Sehr geehrte Fachschaft Physik: Ich hoffe, Sie können nachvollziehen, warum ich Ihnen Desinformation vorgeworfen habe. Eine “Meinungsäußerung” unter dem Mäntelchen sachlicher Information (Zitat Anschreiben: “… die Geschehnisse der vorangegangenen StuPa-Sitzung und die unserer Meinung nach resultierenden Ereignisse”) steht einer neutralen Instanz wie einer Fachschaft in meinen Augen nicht zu. Es wäre einer solchen vielmehr angeraten gewesen, die Sachlage genau zu recherchieren und ohne Wertung darzustellen.

Eine Beleidigung Ihrer Fachschaftsarbeit war nicht mein Ziel und ergibt sich nach meiner Interpretation auch nicht aus dem Kontext meines Eintrags.

Jetzt ist Stimmung

Lange war es her, dass ich das StuPa (Studentenparlament) mit dem Gefühl verlassen hatte, das sich etwas getan habe. Seit gestern steht der Zähler wieder auf null.
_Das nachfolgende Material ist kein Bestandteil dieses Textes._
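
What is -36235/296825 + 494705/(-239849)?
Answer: -31106348028/14238635885 ≈ -2.1846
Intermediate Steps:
-36235/296825 + 494705/(-239849) = -36235*1/296825 + 494705*(-1/239849) = -7247/59365 - 494705/239849 = -31106348028/14238635885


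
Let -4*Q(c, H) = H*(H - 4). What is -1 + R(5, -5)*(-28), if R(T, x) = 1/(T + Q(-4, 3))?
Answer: -135/23 ≈ -5.8696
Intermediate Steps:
Q(c, H) = -H*(-4 + H)/4 (Q(c, H) = -H*(H - 4)/4 = -H*(-4 + H)/4)
R(T, x) = 1/(¾ + T) (R(T, x) = 1/(T + (¼)*3*(4 - 1*3)) = 1/(T + (¼)*3*(4 - 3)) = 1/(T + (¼)*3*1) = 1/(T + ¾) = 1/(¾ + T))
-1 + R(5, -5)*(-28) = -1 + (4/(3 + 4*5))*(-28) = -1 + (4/(3 + 20))*(-28) = -1 + (4/23)*(-28) = -1 - 112/23 = -135/23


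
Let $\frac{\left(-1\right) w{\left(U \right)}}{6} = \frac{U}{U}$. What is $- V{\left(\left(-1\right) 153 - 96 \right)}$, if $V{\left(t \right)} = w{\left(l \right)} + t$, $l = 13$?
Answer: $255$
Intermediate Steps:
$w{\left(U \right)} = -6$ ($w{\left(U \right)} = - 6 \frac{U}{U} = \left(-6\right) 1 = -6$)
$V{\left(t \right)} = -6 + t$
$- V{\left(\left(-1\right) 153 - 96 \right)} = - (-6 - 249) = \left(-1\right) \left(-255\right) = 255$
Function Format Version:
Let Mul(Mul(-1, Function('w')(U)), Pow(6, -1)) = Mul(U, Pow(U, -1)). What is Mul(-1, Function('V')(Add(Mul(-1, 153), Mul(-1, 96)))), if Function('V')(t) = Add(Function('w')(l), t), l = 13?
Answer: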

Vor einer knappen Woche hatte ich zwei Abwahlanträge herumgeschickt, die Referentinnen des AStA betrafen. Die Anlässe wurden in der Personaldiskussion (nichtöffentlich) lange debattiert; die letztliche Konsequenz war dann die Abwahl der einen und die knappe Verfehlung dessen bei der anderen. In der Zwischenzeit bzw. im Anschluss trat jene und traten andere Referenten reihenweise zurück. Wie man hörte, waren die anderen zu diesem Schritt gedrängt worden, um es uns StuPa mal so richtig zu beweisen und uns zu erpressen, die Anträge negativ zu bescheiden. Aber nach Monaten der Untätigkeit war das StuPa gestern wohl in Kämpferlaune, zumal die Fachschaftenliste (eng verbandelt mit dem bisherigen AStA) seit diesem Jahr keine Mehrheit mehr hat.

Nach diesem Großreinemachen konnten wir dann sogar noch zwei neue Referenten in ihre Ämter wählen. Darunter war auch ein neuer Vorsitzender, was dringend geboten war, da aufgrund einer rechtlichen Lücke (kein kommissarischer Vorsitz) ansonsten unser Haushalt an die Unileitung abzutreten gewesen wäre. (Saubere Arbeit des Ministeriums, das diese Satzung hat durchgehen lassen.)

EDIT: Dies ist der Stand, wie er sich mir in der Sitzung präsentierte. Mangels juristischer Ausbildung folgte ich der Argumentation und legte entsprechend Wert auf die Wahl eines neuen Vorsitzenden.

Jetzt werden wir einige Monate (hoffentlich) Ordnung aus dem Chaos erwachsen sehen und in 2,5 Monaten stehen auch schon Neuwahlen an. In der neuen Legislaturperiode dürfen sich dann die grüne:uni und die Piraten (beide neu gegründet) voll in die Arbeit stürzen. Wie man hört, sind beide Gruppen auf dem basisdemokratischen Trip und damit werden die Sitzungen garantiert nicht kürzer, nur noch länger. Mal sehen, ob sie unsere neue Geschäftsordnung (automatische Vertagung ab 12 Uhr nachts) bestätigen werden oder sich die volle Dröhnung geben wollen.

Die LHG wird vermutlich auch wieder zu den Wahlen antreten, mit einer recht provokanten Aktion. Ich freue mich schon darauf! Allerdings werde ich selbst nicht mehr kandidieren. Zwei Jahre in diesem Gremium reichen mir als Erfahrung wirklich aus. Auf meine freien Mittwochabende freue ich mich aber schon sehr – gegenüber unserem “Sitzungsgebäude” findet nämlich der klassische Chor statt. Ihr wisst schon, change is my only constant.